Sure, whitespace is significant, but I've never had it break easily or be "brittle" as you say
The Jabber Python MSN transport shipped with an intent bug in an error path for several releases. The error path was never hit on the developer's test machine, but always hit for me because I didn't install one of the optional libraries. The error was caused by mixing tabs and spaces, and so looked correct in the editor, but Python happened to interpret a tab as a different number of spaces to the editor[1] and so it ended up doing something different.
This is what people mean when they call it fragile. You can introduce bugs as a result, but never see them unless you hit the code path in question (this, by the way, is a common source of exploitable bugs in all languages: code paths that are rarely hit that contain bugs, and Python makes them so easy to introduce). Meanwhile, in any language that either enforced the no-mixing-tabs-and-spaces rule with static checking[2], or which had a block delimiter character, these would be caught statically at parse time.

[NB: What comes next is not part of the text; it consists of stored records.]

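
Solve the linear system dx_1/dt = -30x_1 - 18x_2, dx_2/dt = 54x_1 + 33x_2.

x_1(t) = 2C_1e^(-3t) + C_2e^(6t), x_2(t) = -3C_1e^(-3t) - 2C_2e^(6t)

Coefficient matrix A = [[-30, -18], [54, 33]].
Characteristic polynomial det(A - λI) = λ^2 - 3λ - 18 = 0.
Eigenvalues λ = -3, 6.
For λ=-3: (A-λI) row 1 is [-27, -18], so an eigenvector is (2, -3).
For λ=6: (A-λI) row 1 is [-36, -18], so an eigenvector is (1, -2).
General solution: C_1e^(-3t)(2,-3) + C_2e^(6t)(1,-2).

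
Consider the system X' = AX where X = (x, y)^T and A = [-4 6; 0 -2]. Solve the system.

x(t) = c_1e^(-4t) - 3c_2e^(-2t), y(t) = -c_2e^(-2t)

Coefficient matrix A = [[-4, 6], [0, -2]].
Characteristic polynomial det(A - λI) = λ^2 + 6λ + 8 = 0.
Eigenvalues λ = -4, -2.
For λ=-4: (A-λI) row 1 is [0, 6], so an eigenvector is (1, 0).
For λ=-2: (A-λI) row 1 is [-2, 6], so an eigenvector is (-3, -1).
General solution: c_1e^(-4t)(1,0) + c_2e^(-2t)(-3,-1).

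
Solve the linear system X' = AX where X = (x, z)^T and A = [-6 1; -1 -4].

x(t) = K_1e^(-5t) + K_2te^(-5t) + K_2e^(-5t), z(t) = K_1e^(-5t) + K_2te^(-5t) + 2K_2e^(-5t)

Coefficient matrix A = [[-6, 1], [-1, -4]].
Characteristic polynomial det(A - λI) = λ^2 + 10λ + 25 = 0.
Single eigenvalue λ = -5 with algebraic multiplicity 2.
Eigenvector v = (1,1); generalized eigenvector w with (A-λI)w=v is (1,2).
General solution: e^(-5t)[K_1·v + K_2·(t·v + w)].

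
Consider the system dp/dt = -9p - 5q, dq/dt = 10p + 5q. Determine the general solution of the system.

p(t) = 2K_1e^(-2t)sin(t) - K_1e^(-2t)cos(t) - K_2e^(-2t)sin(t) - 2K_2e^(-2t)cos(t), q(t) = -3K_1e^(-2t)sin(t) + K_1e^(-2t)cos(t) + K_2e^(-2t)sin(t) + 3K_2e^(-2t)cos(t)

Coefficient matrix A = [[-9, -5], [10, 5]].
Characteristic polynomial det(A - λI) = λ^2 + 4λ + 5 = 0.
Eigenvalues λ = -2 ± i (complex conjugate pair).
For λ=-2+i: an eigenvector is (-1,1) - i(2,-3) = (-1 - 2i, 1 + 3i).
A real fundamental pair from Re and Im of e^((-2+i)t)v: X_1 = e^(-2t)(cos(t)·(-1,1) + sin(t)·(2,-3)), X_2 = e^(-2t)(sin(t)·(-1,1) - cos(t)·(2,-3)).
General solution: K_1X_1 + K_2X_2.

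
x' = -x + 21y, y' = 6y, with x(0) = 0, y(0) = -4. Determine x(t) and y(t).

Coefficient matrix A = [[-1, 21], [0, 6]].
Characteristic polynomial det(A - λI) = λ^2 - 5λ - 6 = 0.
Eigenvalues λ = 6, -1.
For λ=6: (A-λI) row 1 is [-7, 21], so an eigenvector is (3, 1).
For λ=-1: (A-λI) row 1 is [0, 21], so an eigenvector is (1, 0).
General solution: C_1e^(6t)(3,1) + C_2e^(-t)(1,0).
Applying x(0)=0, y(0)=-4 gives C_1=-4, C_2=12.

x(t) = -12e^(6t) + 12e^(-t), y(t) = -4e^(6t)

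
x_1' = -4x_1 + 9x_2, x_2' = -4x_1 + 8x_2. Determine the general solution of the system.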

I can think of no other language where such a high proportion of code that I've run that has shipped as working releases has needed me to fix it before it will even start. As far as I can tell, all of the refugees from VB6 ended up writing shoddy Python code. Is it the language's fault? Well, it certainly doesn't help. I've been asking Python programmers for the last year what an else clause on a for loop meant. Last Friday, one gave the correct answer for the first time. Why do I know what it means? Because a person who wrote some (and shipped) some code using it apparently didn't...
[1] Ignoring Python's general hostility to using the character that means 'indent by one level' for indents, any language with significant whitespace that doesn't error when you have a line that has both tabs and spaces at the start of a line is broken.
[2] I believe that Python now has an option to check this. It should have been on by default since the first release.